Shellykabuki was my car through graduate school, first at Ohio University in Athens and then at Cornell University in
Ithaca, New York. Shellykabukie proved that most unusual of British sports cars, a good reliable snow vehicle. Well, it
was my only vehicle, and I lived out in the country. And they salted the roads. And alas, Shellykabuki developed a nearly
terminal case of rust.
Before it got to that terminal stage, however, in 1979 I left for Southeast Asia, putting the car up on blocks for the duration.
In my absence, the house burned down, but not the garage. The car miraculously survived, though PVC pipes in the rafters
above it drooped like dead snakes, indicating the heat from the fire in the attached house. The car was moved to a barn for
several years, where it sat until 1988. I had since moved back to the U.S. and was living in Auburn, Alabama. I flew up to
Ithaca in 1988, first calling ahead to friends and asked that they see about getting the car ready to head south. New brake
lines and a new battery and tune up, and after 9 years of sitting up Shellykabuki headed south.
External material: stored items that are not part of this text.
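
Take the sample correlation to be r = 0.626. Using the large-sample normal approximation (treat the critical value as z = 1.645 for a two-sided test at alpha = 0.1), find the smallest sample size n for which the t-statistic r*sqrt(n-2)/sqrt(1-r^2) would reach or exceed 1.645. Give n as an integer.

7

r√(n−2)/√(1−r²) ≥ 1.645  ⇔  n−2 ≥ (1.645)²·(1−r²)/r²
(1−r²)/r² = (1−0.391876)/0.391876 = 1.5518
n ≥ 2 + 2.706025·1.5518 = 2 + 4.1992 = 6.1992
⌈6.1992⌉ = 7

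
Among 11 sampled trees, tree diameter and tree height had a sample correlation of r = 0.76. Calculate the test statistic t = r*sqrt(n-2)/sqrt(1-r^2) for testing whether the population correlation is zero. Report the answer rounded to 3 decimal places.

1 − r² = 1 − 0.5776 = 0.4224;  √(1−r²) = 0.649923
√(n−2) = √9 = 3.000000
t = r·√(n−2)/√(1−r²) = 0.76 · 3.000000 / 0.649923 = 3.508

3.508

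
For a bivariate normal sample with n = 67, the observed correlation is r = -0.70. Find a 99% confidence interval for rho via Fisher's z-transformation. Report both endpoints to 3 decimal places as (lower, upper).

z_r = atanh(-0.70) = -0.867301;  SE = 1/√(n−3) = 1/√64 = 0.125000
z-limits: -0.867301 ± 2.576·0.125000 = -0.867301 ± 0.322000 = [-1.189301, -0.545301]
ρ-limits: (tanh -1.189301, tanh -0.545301) = (-0.830, -0.497)

(-0.830, -0.497)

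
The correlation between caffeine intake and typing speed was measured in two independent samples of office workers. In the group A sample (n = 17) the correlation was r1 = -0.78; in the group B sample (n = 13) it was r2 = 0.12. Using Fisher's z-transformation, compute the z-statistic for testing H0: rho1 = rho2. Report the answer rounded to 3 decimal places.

z1 = atanh(-0.78) = -1.045371,  z2 = atanh(0.12) = 0.120581
SE = √(1/(n1−3) + 1/(n2−3)) = √(1/14 + 1/10) = √(0.0714286 + 0.1000000) = √0.1714286 = 0.414039
z = (z1 − z2)/SE = (-1.045371 − 0.120581) / 0.414039 = -1.165952 / 0.414039 = -2.816

-2.816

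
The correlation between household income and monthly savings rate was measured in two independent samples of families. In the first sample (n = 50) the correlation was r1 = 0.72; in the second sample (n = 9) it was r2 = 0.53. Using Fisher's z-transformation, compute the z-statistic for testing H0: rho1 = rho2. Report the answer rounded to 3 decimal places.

0.732

z1 = atanh(0.72) = 0.907645,  z2 = atanh(0.53) = 0.590145
SE = √(1/(n1−3) + 1/(n2−3)) = √(1/47 + 1/6) = √(0.0212766 + 0.1666667) = √0.1879433 = 0.433524
z = (z1 − z2)/SE = (0.907645 − 0.590145) / 0.433524 = 0.317500 / 0.433524 = 0.732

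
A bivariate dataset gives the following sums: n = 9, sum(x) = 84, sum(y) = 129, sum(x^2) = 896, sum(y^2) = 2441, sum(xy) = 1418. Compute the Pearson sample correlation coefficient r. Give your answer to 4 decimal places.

0.8311

S_xy = nΣxy − ΣxΣy = 9·1418 − 84·129 = 12762 − 10836 = 1926
S_xx = nΣx² − (Σx)² = 9·896 − 84² = 8064 − 7056 = 1008
S_yy = nΣy² − (Σy)² = 9·2441 − 129² = 21969 − 16641 = 5328
r = S_xy / √(S_xx·S_yy) = 1926 / √(1008·5328) = 1926 / √5370624 = 1926 / 2317.4607 = 0.8311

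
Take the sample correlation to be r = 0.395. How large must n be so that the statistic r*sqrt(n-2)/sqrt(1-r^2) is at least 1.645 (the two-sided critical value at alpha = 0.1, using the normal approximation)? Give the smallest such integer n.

r√(n−2)/√(1−r²) ≥ 1.645  ⇔  n−2 ≥ (1.645)²·(1−r²)/r²
(1−r²)/r² = (1−0.156025)/0.156025 = 5.4092
n ≥ 2 + 2.706025·5.4092 = 2 + 14.6374 = 16.6374
⌈16.6374⌉ = 17

17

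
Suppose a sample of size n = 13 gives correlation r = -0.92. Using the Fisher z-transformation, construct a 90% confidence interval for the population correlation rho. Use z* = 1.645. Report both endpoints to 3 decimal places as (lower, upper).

z_r = atanh(-0.92) = -1.589027;  SE = 1/√(n−3) = 1/√10 = 0.316228
z-limits: -1.589027 ± 1.645·0.316228 = -1.589027 ± 0.520195 = [-2.109222, -1.068832]
ρ-limits: (tanh -2.109222, tanh -1.068832) = (-0.971, -0.789)

(-0.971, -0.789)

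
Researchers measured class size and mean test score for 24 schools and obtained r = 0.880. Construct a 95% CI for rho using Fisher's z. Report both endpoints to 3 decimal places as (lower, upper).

(0.739, 0.947)

z_r = atanh(0.880) = 1.375768;  SE = 1/√(n−3) = 1/√21 = 0.218218
z-limits: 1.375768 ± 1.960·0.218218 = 1.375768 ± 0.427707 = [0.948061, 1.803475]
ρ-limits: (tanh 0.948061, tanh 1.803475) = (0.739, 0.947)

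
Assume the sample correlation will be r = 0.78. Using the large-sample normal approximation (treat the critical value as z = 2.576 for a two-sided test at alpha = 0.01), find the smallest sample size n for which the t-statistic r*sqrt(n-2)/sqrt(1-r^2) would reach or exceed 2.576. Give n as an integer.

7

r√(n−2)/√(1−r²) ≥ 2.576  ⇔  n−2 ≥ (2.576)²·(1−r²)/r²
(1−r²)/r² = (1−0.6084)/0.6084 = 0.6437
n ≥ 2 + 6.635776·0.6437 = 2 + 4.2714 = 6.2714
⌈6.2714⌉ = 7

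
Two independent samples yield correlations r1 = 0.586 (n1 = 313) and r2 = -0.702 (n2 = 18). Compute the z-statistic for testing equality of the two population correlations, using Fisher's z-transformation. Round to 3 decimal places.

5.836

Fisher z-transforms: z1 = atanh(0.586) = 0.671552, z2 = atanh(-0.702) = -0.871233; difference d = 1.542785
Var(d) = 1/310 + 1/15 = 0.0032258 + 0.0666667 = 0.0698925
z = d/√Var(d) = 1.542785 / √0.0698925 = 1.542785 / 0.264372 = 5.836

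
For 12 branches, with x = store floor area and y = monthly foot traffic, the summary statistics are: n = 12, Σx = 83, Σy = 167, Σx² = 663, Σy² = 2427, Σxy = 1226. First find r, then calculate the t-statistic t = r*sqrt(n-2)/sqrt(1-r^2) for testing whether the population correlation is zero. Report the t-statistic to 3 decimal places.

3.493

Numerator: nΣxy − (Σx)(Σy) = 12·1226 − (83)(167) = 851
Denominator: √[(nΣx²−(Σx)²)(nΣy²−(Σy)²)]
  nΣx²−(Σx)² = 12·663 − 6889 = 1067;  nΣy²−(Σy)² = 12·2427 − 27889 = 1235
  √(1067·1235) = √1317745 = 1147.9307
r = 851 / 1147.9307 = 0.7413
t = r·√(n−2)/√(1−r²) = 0.7413·√10 / √(1−0.549526) = 2.344196 / 0.671174 = 3.493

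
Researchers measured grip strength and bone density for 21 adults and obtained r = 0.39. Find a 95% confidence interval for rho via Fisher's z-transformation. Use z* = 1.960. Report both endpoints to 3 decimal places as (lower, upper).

(-0.050, 0.703)

Fisher z: z_r = atanh(r) = ½·ln((1+0.39)/(1−0.39)) = 0.411800
SE(z) = 1/√(n−3) = 1/√18 = 0.235702
95% ⇒ z* = 1.960; margin = 1.960·0.235702 = 0.461976
CI on z-scale: (-0.050176, 0.873776)
Back-transform: tanh(-0.050176) = -0.050134, tanh(0.873776) = 0.703288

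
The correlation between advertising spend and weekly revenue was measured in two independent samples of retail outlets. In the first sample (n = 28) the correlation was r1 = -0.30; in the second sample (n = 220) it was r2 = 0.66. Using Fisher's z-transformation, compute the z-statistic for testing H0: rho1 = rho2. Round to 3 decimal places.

-5.219

z1 = atanh(-0.30) = -0.309520,  z2 = atanh(0.66) = 0.792814
SE = √(1/(n1−3) + 1/(n2−3)) = √(1/25 + 1/217) = √(0.0400000 + 0.0046083) = √0.0446083 = 0.211207
z = (z1 − z2)/SE = (-0.309520 − 0.792814) / 0.211207 = -1.102334 / 0.211207 = -5.219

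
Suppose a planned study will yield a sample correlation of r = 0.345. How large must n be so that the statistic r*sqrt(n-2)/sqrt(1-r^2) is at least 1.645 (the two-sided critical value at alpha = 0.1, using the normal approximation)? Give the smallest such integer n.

23

Need r·√(n−2)/√(1−r²) ≥ 1.645
√(n−2) ≥ 1.645·√(1−0.119025) / 0.345 = 1.645·0.938603 / 0.345 = 4.4754
n−2 ≥ 20.0292  ⇒  n ≥ 22.0292
Smallest integer n = 23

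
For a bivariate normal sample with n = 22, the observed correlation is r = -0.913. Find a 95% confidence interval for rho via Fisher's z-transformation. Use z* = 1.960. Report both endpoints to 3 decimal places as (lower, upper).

z_r = atanh(-0.913) = -1.545260;  SE = 1/√(n−3) = 1/√19 = 0.229416
z-limits: -1.545260 ± 1.960·0.229416 = -1.545260 ± 0.449655 = [-1.994915, -1.095605]
ρ-limits: (tanh -1.994915, tanh -1.095605) = (-0.964, -0.799)

(-0.964, -0.799)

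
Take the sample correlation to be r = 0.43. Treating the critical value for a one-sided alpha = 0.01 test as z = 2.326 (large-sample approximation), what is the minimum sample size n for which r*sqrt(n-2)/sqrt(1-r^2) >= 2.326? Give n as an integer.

26

r√(n−2)/√(1−r²) ≥ 2.326  ⇔  n−2 ≥ (2.326)²·(1−r²)/r²
(1−r²)/r² = (1−0.1849)/0.1849 = 4.4083
n ≥ 2 + 5.410276·4.4083 = 2 + 23.8501 = 25.8501
⌈25.8501⌉ = 26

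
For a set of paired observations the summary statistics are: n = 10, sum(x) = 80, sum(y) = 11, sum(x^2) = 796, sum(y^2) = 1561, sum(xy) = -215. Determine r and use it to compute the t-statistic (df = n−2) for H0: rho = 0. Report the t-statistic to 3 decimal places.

S_xy = nΣxy − ΣxΣy = 10·(-215) − 80·11 = -2150 − 880 = -3030
S_xx = nΣx² − (Σx)² = 10·796 − 80² = 7960 − 6400 = 1560
S_yy = nΣy² − (Σy)² = 10·1561 − 11² = 15610 − 121 = 15489
r = S_xy / √(S_xx·S_yy) = -3030 / √(1560·15489) = -3030 / √24162840 = -3030 / 4915.5712 = -0.6164
t = r·√(n−2)/√(1−r²) = -0.6164·√8 / √(1−0.379949) = -1.743442 / 0.787433 = -2.214

-2.214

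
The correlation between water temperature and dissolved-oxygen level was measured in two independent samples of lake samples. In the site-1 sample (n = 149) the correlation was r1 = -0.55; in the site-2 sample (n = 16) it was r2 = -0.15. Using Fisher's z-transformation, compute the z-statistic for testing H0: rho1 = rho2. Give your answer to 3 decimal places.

-1.614

z1 = atanh(-0.55) = -0.618381,  z2 = atanh(-0.15) = -0.151140
SE = √(1/(n1−3) + 1/(n2−3)) = √(1/146 + 1/13) = √(0.0068493 + 0.0769231) = √0.0837724 = 0.289435
z = (z1 − z2)/SE = (-0.618381 − (-0.151140)) / 0.289435 = -0.467241 / 0.289435 = -1.614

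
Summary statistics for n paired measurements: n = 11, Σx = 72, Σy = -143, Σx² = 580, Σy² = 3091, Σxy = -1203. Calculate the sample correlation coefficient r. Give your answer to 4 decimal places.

Numerator: nΣxy − (Σx)(Σy) = 11·(-1203) − (72)(-143) = -2937
Denominator: √[(nΣx²−(Σx)²)(nΣy²−(Σy)²)]
  nΣx²−(Σx)² = 11·580 − 5184 = 1196;  nΣy²−(Σy)² = 11·3091 − 20449 = 13552
  √(1196·13552) = √16208192 = 4025.9399
r = -2937 / 4025.9399 = -0.7295

-0.7295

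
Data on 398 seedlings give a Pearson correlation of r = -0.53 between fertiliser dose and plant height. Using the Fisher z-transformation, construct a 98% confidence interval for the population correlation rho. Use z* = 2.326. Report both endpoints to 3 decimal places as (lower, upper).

Fisher z: z_r = atanh(r) = ½·ln((1+(-0.53))/(1−(-0.53))) = -0.590145
SE(z) = 1/√(n−3) = 1/√395 = 0.050315
98% ⇒ z* = 2.326; margin = 2.326·0.050315 = 0.117033
CI on z-scale: (-0.707178, -0.473112)
Back-transform: tanh(-0.707178) = -0.608904, tanh(-0.473112) = -0.440710

(-0.609, -0.441)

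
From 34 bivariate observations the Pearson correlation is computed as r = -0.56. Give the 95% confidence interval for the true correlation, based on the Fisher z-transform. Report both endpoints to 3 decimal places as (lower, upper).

Fisher z: z_r = atanh(r) = ½·ln((1+(-0.56))/(1−(-0.56))) = -0.632833
SE(z) = 1/√(n−3) = 1/√31 = 0.179605
95% ⇒ z* = 1.960; margin = 1.960·0.179605 = 0.352026
CI on z-scale: (-0.984859, -0.280807)
Back-transform: tanh(-0.984859) = -0.755162, tanh(-0.280807) = -0.273652

(-0.755, -0.274)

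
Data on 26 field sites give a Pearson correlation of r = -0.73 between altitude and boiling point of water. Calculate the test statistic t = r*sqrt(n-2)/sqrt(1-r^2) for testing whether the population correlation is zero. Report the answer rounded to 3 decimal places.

-5.233

1 − r² = 1 − 0.5329 = 0.4671;  √(1−r²) = 0.683447
√(n−2) = √24 = 4.898979
t = r·√(n−2)/√(1−r²) = -0.73 · 4.898979 / 0.683447 = -5.233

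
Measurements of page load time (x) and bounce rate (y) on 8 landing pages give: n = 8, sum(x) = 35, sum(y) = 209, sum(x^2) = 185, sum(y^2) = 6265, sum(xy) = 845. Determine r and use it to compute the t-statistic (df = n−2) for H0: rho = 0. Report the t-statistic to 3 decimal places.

-1.177

S_xy = nΣxy − ΣxΣy = 8·845 − 35·209 = 6760 − 7315 = -555
S_xx = nΣx² − (Σx)² = 8·185 − 35² = 1480 − 1225 = 255
S_yy = nΣy² − (Σy)² = 8·6265 − 209² = 50120 − 43681 = 6439
r = S_xy / √(S_xx·S_yy) = -555 / √(255·6439) = -555 / √1641945 = -555 / 1281.3840 = -0.4331
t = r·√(n−2)/√(1−r²) = -0.4331·√6 / √(1−0.187576) = -1.060874 / 0.901346 = -1.177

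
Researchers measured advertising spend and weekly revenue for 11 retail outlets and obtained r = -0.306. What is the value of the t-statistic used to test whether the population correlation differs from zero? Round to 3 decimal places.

-0.964

t = r·√(n−2) / √(1−r²) with r = -0.306, n = 11
  = -0.306·√9 / √(1 − 0.093636)
  = -0.306·3.000000 / 0.952032
  = -0.918000 / 0.952032 = -0.964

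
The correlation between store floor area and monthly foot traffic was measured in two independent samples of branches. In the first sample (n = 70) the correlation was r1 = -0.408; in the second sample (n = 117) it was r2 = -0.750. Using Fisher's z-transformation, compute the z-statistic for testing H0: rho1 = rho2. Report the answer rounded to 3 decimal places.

3.506

z1 = atanh(-0.408) = -0.433209,  z2 = atanh(-0.750) = -0.972955
SE = √(1/(n1−3) + 1/(n2−3)) = √(1/67 + 1/114) = √(0.0149254 + 0.0087719) = √0.0236973 = 0.153939
z = (z1 − z2)/SE = (-0.433209 − (-0.972955)) / 0.153939 = 0.539746 / 0.153939 = 3.506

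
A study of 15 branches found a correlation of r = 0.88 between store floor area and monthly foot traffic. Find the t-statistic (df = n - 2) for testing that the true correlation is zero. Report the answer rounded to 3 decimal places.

6.680

1 − r² = 1 − 0.7744 = 0.2256;  √(1−r²) = 0.474974
√(n−2) = √13 = 3.605551
t = r·√(n−2)/√(1−r²) = 0.88 · 3.605551 / 0.474974 = 6.680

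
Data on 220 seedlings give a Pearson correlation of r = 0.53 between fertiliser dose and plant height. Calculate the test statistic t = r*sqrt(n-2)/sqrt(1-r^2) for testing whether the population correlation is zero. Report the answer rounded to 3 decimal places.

9.228

t = r·√(n−2) / √(1−r²) with r = 0.53, n = 220
  = 0.53·√218 / √(1 − 0.2809)
  = 0.53·14.764823 / 0.847998
  = 7.825356 / 0.847998 = 9.228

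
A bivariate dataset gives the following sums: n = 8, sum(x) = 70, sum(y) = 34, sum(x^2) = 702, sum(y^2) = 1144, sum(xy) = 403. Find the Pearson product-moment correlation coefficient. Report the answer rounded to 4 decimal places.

0.3527

Numerator: nΣxy − (Σx)(Σy) = 8·403 − (70)(34) = 844
Denominator: √[(nΣx²−(Σx)²)(nΣy²−(Σy)²)]
  nΣx²−(Σx)² = 8·702 − 4900 = 716;  nΣy²−(Σy)² = 8·1144 − 1156 = 7996
  √(716·7996) = √5725136 = 2392.7256
r = 844 / 2392.7256 = 0.3527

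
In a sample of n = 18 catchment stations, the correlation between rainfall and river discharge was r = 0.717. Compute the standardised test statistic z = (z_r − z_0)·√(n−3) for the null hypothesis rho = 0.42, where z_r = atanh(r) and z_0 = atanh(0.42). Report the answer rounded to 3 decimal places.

z_r = atanh(0.717) = 0.901443,  z_0 = atanh(0.42) = 0.447692
SE = 1/√(n−3) = 1/√15 = 0.258199
z = (z_r − z_0)/SE = (0.901443 − 0.447692) / 0.258199 = 0.453751 / 0.258199 = 1.757

1.757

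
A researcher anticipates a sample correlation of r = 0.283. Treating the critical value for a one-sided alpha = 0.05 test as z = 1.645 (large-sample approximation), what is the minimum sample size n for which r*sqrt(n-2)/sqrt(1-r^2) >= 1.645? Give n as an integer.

r√(n−2)/√(1−r²) ≥ 1.645  ⇔  n−2 ≥ (1.645)²·(1−r²)/r²
(1−r²)/r² = (1−0.080089)/0.080089 = 11.4861
n ≥ 2 + 2.706025·11.4861 = 2 + 31.0817 = 33.0817
⌈33.0817⌉ = 34

34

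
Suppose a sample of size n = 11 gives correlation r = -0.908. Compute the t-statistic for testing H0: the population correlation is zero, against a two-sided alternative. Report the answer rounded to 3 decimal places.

t = r·√(n−2) / √(1−r²) with r = -0.908, n = 11
  = -0.908·√9 / √(1 − 0.824464)
  = -0.908·3.000000 / 0.418970
  = -2.724000 / 0.418970 = -6.502

-6.502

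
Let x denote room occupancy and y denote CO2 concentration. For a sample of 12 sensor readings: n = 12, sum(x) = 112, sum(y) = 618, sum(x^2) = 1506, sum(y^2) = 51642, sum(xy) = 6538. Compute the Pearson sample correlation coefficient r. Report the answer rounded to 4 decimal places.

0.2549

S_xy = nΣxy − ΣxΣy = 12·6538 − 112·618 = 78456 − 69216 = 9240
S_xx = nΣx² − (Σx)² = 12·1506 − 112² = 18072 − 12544 = 5528
S_yy = nΣy² − (Σy)² = 12·51642 − 618² = 619704 − 381924 = 237780
r = S_xy / √(S_xx·S_yy) = 9240 / √(5528·237780) = 9240 / √1314447840 = 9240 / 36255.3146 = 0.2549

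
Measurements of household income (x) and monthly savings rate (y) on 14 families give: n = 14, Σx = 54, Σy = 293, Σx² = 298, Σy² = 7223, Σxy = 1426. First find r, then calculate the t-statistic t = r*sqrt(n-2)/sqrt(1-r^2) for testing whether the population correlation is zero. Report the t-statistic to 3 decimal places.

10.079

S_xy = nΣxy − ΣxΣy = 14·1426 − 54·293 = 19964 − 15822 = 4142
S_xx = nΣx² − (Σx)² = 14·298 − 54² = 4172 − 2916 = 1256
S_yy = nΣy² − (Σy)² = 14·7223 − 293² = 101122 − 85849 = 15273
r = S_xy / √(S_xx·S_yy) = 4142 / √(1256·15273) = 4142 / √19182888 = 4142 / 4379.8274 = 0.9457
t = r·√(n−2)/√(1−r²) = 0.9457·√12 / √(1−0.894348) = 3.276001 / 0.325042 = 10.079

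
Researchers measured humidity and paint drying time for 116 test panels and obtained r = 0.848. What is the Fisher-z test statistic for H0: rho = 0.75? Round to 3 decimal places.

2.934

Fisher z: atanh(0.848) = 1.248989, atanh(0.75) = 0.972955
z = (z_r − z_0)·√(n−3) = (1.248989 − 0.972955)·√113 = 0.276034 · 10.630146 = 2.934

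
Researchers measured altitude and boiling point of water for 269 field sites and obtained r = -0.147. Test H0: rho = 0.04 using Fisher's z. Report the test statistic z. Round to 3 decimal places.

-3.068

z_r = atanh(-0.147) = -0.148073,  z_0 = atanh(0.04) = 0.040021
SE = 1/√(n−3) = 1/√266 = 0.061314
z = (z_r − z_0)/SE = (-0.148073 − 0.040021) / 0.061314 = -0.188094 / 0.061314 = -3.068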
But the rust became too great a problem and Shellykabuki was parked under a tree in 2000. I was afraid I'd hit the brakes
one day and the frame would stop but the rest of it would keep going. Through the 1990s the body had continued to
deteriorate and friends suggested that I consider finding a new body since the engine and transmission were in good shape.
My first reaction was not positive, but I came to embrace the idea and set about looking for such a body. After a couple
years I found just what I was looking for: Malcolm Branch of Prattville had a 1980 Spitfire 1500 with a seized-up engine
and a sound body. So a deal was made to place my engine, transmission, instrumentation, bumpers, and wiring harness into
the new shell.
Malcolm came to Auburn and hauled Shellykabuki away one day. We set the two cars side by side and concluded the
conversion could be done. Malcolm proceeded to pull everything but the steering wheel and parking brake from the 1500
body and trailered it back to Auburn, where my friends at United Auto Collision took on the project. Well, in truth they
didn't rush into the job, but once they got started, they did a great job.